Democratic presidential candidate Sen. Bernie Sanders at a campaign rally in Manchester, Iowa, January 30, 2016.Credit: AFP
Peter Beinart
Peter Beinart

By fighting Hillary Clinton to a virtual draw this week in Iowa, Bernie Sanders became the most successful Jewish presidential candidate in American history. But that’s largely beside the point. Sanders’ real cultural significance isn’t that he’s Jewish; it’s that he’s secular.

Opinions about Jews no longer constitute a dividing line in American politics. Jews are well represented within the upper echelons of both parties. 95 percent of Republicans and 92 percent of Democrats say they would vote for a Jew for President. When Al Gore made Joe Lieberman, an Orthodox Jew, his running mate in 2000, it boosted him in the polls

But that’s partly because while Lieberman’s brand of religion distinguished him from most Americans, his devotion to it did not. Except, tragically, when it comes to Muslims, Americans tend to respect any species of religious faith. The United States today is divided less between religious denominations than between those who practice any form of religion and those who do not.

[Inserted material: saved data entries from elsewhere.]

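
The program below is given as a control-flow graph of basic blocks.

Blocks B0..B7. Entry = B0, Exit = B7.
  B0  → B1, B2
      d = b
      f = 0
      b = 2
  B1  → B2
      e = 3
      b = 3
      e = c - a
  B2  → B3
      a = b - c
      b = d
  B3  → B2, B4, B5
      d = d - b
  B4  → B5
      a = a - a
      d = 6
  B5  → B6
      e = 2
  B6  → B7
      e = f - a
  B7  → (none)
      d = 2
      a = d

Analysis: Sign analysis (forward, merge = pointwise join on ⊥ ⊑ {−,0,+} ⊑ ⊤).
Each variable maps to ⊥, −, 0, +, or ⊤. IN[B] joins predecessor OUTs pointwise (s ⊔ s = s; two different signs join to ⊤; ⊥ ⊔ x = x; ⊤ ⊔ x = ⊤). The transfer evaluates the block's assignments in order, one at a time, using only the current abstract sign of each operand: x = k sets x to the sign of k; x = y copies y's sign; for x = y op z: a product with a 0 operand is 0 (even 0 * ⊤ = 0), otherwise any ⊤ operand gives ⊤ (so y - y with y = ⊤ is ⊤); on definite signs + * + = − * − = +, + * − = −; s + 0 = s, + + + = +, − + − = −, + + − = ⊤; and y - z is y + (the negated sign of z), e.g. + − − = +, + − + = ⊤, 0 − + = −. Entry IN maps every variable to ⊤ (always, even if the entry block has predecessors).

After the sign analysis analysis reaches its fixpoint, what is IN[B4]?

Answer: {a: ⊤, b: ⊤, c: ⊤, d: ⊤, e: ⊤, f: 0}

Trace:
Fixpoint table:
  B0:  IN=(all ⊤)  OUT={b:+, f:0; rest ⊤}
  B1:  IN={b:+, f:0; rest ⊤}  OUT={b:+, f:0; rest ⊤}
  B2:  IN={f:0; rest ⊤}  OUT={f:0; rest ⊤}
  B3:  IN={f:0; rest ⊤}  OUT={f:0; rest ⊤}
  B4:  IN={f:0; rest ⊤}  OUT={d:+, f:0; rest ⊤}
  B5:  IN={f:0; rest ⊤}  OUT={e:+, f:0; rest ⊤}
  B6:  IN={e:+, f:0; rest ⊤}  OUT={f:0; rest ⊤}
  B7:  IN={f:0; rest ⊤}  OUT={a:+, d:+, f:0; rest ⊤}

Merge at B4: IN[B4] = OUT[B3] = {a: ⊤, b: ⊤, c: ⊤, d: ⊤, e: ⊤, f: 0}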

That’s because although the United States remains more religious than other advanced democracies, it contains a growing secular wing. The share of Americans who refuse any religious affiliation has risen from one in 20 in 1972 to one in five today. And secular Americans increasingly identify themselves as Democrats. In 1995, according to the Pew Research Center, religiously unaffiliated Americans were nine points more likely to be Democrats than Republicans. By 2014, the gap was 26 points. Twenty eight percent of Democrats now eschew any religious affiliation, which means they outnumber any single religious denomination in the party. In the GOP, by contrast, evangelical Christians outnumber secularists by almost three to one.

Bernie Sanders is now the symbol of this divide. Republican presidential candidates talk about their religious faith incessantly. After finishing third in the Iowa Caucuses on Monday night, Marco Rubio thanked “my lord and savior Jesus Christ.” When Ted Cruz took the stage, the first words out of his mouth were “to God be the glory.” Even Donald Trump, who can’t accurately name the books of the Christian Bible, pretends to be devout.

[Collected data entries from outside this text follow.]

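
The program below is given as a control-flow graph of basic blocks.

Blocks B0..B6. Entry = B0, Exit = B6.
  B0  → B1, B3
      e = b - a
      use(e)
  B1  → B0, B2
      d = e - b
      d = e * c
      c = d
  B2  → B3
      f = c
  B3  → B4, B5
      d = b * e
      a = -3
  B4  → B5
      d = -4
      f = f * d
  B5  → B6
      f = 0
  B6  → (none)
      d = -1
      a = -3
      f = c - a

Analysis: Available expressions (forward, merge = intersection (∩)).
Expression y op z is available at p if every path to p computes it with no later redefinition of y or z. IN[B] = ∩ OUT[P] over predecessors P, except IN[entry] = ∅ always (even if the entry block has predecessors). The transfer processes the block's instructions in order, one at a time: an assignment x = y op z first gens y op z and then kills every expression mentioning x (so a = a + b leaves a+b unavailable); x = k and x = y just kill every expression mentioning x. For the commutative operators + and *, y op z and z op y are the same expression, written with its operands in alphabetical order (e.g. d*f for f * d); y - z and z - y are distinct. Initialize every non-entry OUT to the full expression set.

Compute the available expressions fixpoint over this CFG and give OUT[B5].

Converged values:
  B0: | IN={} | OUT={b-a}
  B1: | IN={b-a} | OUT={b-a, e-b}
  B2: | IN={b-a, e-b} | OUT={b-a, e-b}
  B3: | IN={b-a} | OUT={b*e}
  B4: | IN={b*e} | OUT={b*e}
  B5: | IN={b*e} | OUT={b*e}
  B6: | IN={b*e} | OUT={b*e, c-a}

Merge at B5: IN[B5] = OUT[B3] ∩ OUT[B4] = {b*e}
Applying B5's transfer function to that IN value gives OUT[B5] (row B5 above).

Answer: {b*e}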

Sanders, by contrast, said last fall that, “I am not actively involved with organized religion.” Culturally, this is part of what links him to his supporters. Iowa and New Hampshire may not have many Jews, but they lots have of secularists. It’s also part of what links Sanders to the young, who favored him over Hillary Clinton in Iowa by an astonishing 70 percentage points. Sanders may be in his seventies, but his rejection of organized religion is far more typical of Millennials than of people his own age.

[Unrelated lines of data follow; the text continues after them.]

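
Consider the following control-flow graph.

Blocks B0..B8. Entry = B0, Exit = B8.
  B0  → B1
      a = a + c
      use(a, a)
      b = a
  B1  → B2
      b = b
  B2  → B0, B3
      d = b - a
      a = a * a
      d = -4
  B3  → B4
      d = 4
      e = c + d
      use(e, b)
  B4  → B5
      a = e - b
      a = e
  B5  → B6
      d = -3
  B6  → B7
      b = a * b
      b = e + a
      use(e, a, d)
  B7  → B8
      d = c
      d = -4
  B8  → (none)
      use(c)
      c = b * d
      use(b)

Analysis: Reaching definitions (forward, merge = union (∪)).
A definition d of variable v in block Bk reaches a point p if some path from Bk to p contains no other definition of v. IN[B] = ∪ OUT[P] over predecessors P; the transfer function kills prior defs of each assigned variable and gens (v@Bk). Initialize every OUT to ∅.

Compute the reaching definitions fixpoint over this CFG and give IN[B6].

Fixpoint table:
  B0: | IN={a@B2, b@B1, d@B2} | OUT={a@B0, b@B0, d@B2}
  B1: | IN={a@B0, b@B0, d@B2} | OUT={a@B0, b@B1, d@B2}
  B2: | IN={a@B0, b@B1, d@B2} | OUT={a@B2, b@B1, d@B2}
  B3: | IN={a@B2, b@B1, d@B2} | OUT={a@B2, b@B1, d@B3, e@B3}
  B4: | IN={a@B2, b@B1, d@B3, e@B3} | OUT={a@B4, b@B1, d@B3, e@B3}
  B5: | IN={a@B4, b@B1, d@B3, e@B3} | OUT={a@B4, b@B1, d@B5, e@B3}
  B6: | IN={a@B4, b@B1, d@B5, e@B3} | OUT={a@B4, b@B6, d@B5, e@B3}
  B7: | IN={a@B4, b@B6, d@B5, e@B3} | OUT={a@B4, b@B6, d@B7, e@B3}
  B8: | IN={a@B4, b@B6, d@B7, e@B3} | OUT={a@B4, b@B6, c@B8, d@B7, e@B3}

Merge at B6: IN[B6] = OUT[B5] = {a@B4, b@B1, d@B5, e@B3}

Answer: {a@B4, b@B1, d@B5, e@B3}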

Sanders also typifies what is happening in a large swath of Jewish America. Twenty percent of self-described American Jews now say they have no religion. Among American Jews born after 1980 that rises to almost one in three.

Politically, these secular Jews have much less in common with Orthodox Jews than with other secularists. Sanders has now replaced Jon Stewart as their most prominent symbol.

It’s unlikely Sanders will win the nomination. But sooner or later, if trends inside the Democratic Party continue, a secular candidate will. Whether or not that candidate is Jewish, his or her secularism will constitute America’s cultural frontier. Today, only 58 percent of Americans say they would vote for an atheist for president. (A lower percentage than say they would vote for a Muslim). Given the greater secularism of America’s young, that number should rise but it will remain a massive hurdle for years, if not decades to come. 

Bernie Sanders’ success in Iowa thus poses a fascinating cultural question. The question is not whether Americans would elect a Jew. They would. It’s whether Americans would elect a Jew who eschews Judaism. The answer divides the two parties today, and may well for a very long time.